In this regard it should first of all be pointed out that, for the quota system, it was not the productive capacity and the estimation thereof which were decisive but rather the actual production during a reference period. There were good reasons for this since in the case of the actual production there is an objective factor, whereas proceeding on the basis of capacities would, as the Commission has shown, in many respects, have given rise to problems. But the fact that the reference production figures, on which the production quotas were based, required to be adjusted in a number of cases certainly does not indicate that the measures taken by the Commission were basically unrealistic. Such adjustments were built into the system and the criteria were known in principle when the decision was adopted. Nor has it been established that that led to considerable difficulties or that the quota system was reduced to a cypher in practice. In any event, there was a considerable reduction in production, at least in relation to the available capacities.

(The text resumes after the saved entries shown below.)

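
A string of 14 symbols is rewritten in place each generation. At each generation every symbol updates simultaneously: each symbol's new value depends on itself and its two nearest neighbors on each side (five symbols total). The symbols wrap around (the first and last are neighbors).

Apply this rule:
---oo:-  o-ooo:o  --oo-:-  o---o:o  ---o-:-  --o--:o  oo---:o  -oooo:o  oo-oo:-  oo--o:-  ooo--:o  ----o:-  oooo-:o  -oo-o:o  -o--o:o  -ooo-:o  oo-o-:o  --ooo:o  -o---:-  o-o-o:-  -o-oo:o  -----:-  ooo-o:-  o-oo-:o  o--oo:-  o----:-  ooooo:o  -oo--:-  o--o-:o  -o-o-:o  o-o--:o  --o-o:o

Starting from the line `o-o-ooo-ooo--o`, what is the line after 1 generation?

oo-ooo--ooo---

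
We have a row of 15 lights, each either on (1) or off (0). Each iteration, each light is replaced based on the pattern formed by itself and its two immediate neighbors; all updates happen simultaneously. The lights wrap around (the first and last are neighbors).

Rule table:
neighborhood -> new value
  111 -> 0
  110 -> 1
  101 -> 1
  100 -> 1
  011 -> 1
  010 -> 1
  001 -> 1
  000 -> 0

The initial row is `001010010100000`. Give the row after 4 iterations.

011111111110000
110000000011000
111000000111101
001100001100111

001100001100111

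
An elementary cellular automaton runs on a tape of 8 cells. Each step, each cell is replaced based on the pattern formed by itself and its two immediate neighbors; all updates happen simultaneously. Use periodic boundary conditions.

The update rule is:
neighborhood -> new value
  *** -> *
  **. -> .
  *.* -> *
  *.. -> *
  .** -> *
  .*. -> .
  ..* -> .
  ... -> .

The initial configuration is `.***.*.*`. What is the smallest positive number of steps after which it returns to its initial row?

***.*.*.
**.*.*.*
*.*.*.**
.*.*.***
*.*.***.
.*.***.*
*.***.*.
.***.*.*

8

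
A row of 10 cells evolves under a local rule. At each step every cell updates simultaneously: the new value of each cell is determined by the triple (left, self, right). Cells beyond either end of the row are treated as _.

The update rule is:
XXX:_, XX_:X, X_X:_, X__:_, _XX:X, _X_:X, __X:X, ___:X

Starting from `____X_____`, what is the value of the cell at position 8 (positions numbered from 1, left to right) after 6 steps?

_

XXXXX_XXXX
X___X_X__X
X_XXX_X_XX
X_X_X_X_XX
X_X_X_X_XX  (fixed point — unchanged through step 6)
position 8 holds _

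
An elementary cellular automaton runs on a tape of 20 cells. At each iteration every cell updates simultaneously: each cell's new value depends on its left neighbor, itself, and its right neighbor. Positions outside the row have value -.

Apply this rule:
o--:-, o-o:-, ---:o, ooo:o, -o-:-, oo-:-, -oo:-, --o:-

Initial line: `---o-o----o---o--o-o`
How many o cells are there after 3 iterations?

10

iteration 1: oo-----oo---o-------
iteration 2: ---ooo----o---oooooo
iteration 3: oo--o--oo---o--oooo-
count of o: 10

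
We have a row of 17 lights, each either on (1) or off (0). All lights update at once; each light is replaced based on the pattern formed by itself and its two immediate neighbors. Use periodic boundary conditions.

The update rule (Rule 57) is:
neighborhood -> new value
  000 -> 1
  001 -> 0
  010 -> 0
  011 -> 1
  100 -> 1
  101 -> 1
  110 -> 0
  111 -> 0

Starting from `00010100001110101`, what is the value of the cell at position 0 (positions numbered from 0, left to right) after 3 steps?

0

11001011101001010
10100110010100101
01010101001010011
position 0 holds 0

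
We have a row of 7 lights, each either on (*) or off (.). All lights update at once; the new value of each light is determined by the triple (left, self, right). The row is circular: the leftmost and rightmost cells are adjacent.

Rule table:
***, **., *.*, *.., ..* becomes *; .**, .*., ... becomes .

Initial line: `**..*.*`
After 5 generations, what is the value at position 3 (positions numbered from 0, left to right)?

.

****.*.
.****.*
*.****.
.*.****
*.*.***
position 3 holds .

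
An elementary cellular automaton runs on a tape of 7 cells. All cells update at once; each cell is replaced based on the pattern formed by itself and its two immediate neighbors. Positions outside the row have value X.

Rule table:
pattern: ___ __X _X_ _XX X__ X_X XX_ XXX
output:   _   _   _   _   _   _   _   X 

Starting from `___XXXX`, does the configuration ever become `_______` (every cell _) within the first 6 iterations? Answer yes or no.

____XXX
_____XX
______X
_______
all cells are _ at iteration 4

yes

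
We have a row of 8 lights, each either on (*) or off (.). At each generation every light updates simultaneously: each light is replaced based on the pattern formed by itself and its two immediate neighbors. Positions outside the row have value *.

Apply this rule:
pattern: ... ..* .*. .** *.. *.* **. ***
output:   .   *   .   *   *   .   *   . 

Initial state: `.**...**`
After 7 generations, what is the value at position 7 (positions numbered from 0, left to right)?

.***.**.
.*.*.**.
.....**.
*...***.
**.**.*.
.*.**...
...***.*
position 7 holds *

*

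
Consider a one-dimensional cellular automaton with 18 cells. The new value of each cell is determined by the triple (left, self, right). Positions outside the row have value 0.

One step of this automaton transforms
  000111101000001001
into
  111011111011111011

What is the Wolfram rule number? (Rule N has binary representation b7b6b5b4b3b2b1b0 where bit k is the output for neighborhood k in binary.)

231

position 4: 111 → 1  (bit 7 = 1)
position 6: 110 → 1  (bit 6 = 1)
position 7: 101 → 1  (bit 5 = 1)
position 9: 100 → 0  (bit 4 = 0)
position 3: 011 → 0  (bit 3 = 0)
position 8: 010 → 1  (bit 2 = 1)
position 2: 001 → 1  (bit 1 = 1)
position 0: 000 → 1  (bit 0 = 1)
bits b7..b0 = 11100111 = 231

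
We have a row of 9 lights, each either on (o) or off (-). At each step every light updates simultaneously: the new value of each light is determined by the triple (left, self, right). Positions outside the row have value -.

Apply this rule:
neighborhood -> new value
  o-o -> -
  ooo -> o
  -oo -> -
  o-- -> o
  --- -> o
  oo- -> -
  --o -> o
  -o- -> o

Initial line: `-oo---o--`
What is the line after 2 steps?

ooo-oooo-

step 1: o--oooooo
step 2: ooo-oooo-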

Finally, with regard to the allocation of quotas to undertakings which had ceased production the Commission stated in the oral procedure that that had occurred initially because, in order to apply the system quickly, it was necessary to have recourse to computerized information which included all undertakings which paid ECSC levies. But that error affected only a very small percentage of total production and it had, moreover, been possible to correct it swiftly. That and the fact that such undertakings disposed of their quotas, which did not, however, affect the sum of the quotas — that is the relevant factor with regard to the system — certainly does not indicate that the system as a whole was distorted to an appreciable degree or required that the quota fixed for the applicant should be annulled.

III —

I therefore propose — observing that it is unnecessary to grant the applicant's request for the production of certain documents — that the application be dismissed as unfounded and that the applicant be ordered to pay the costs.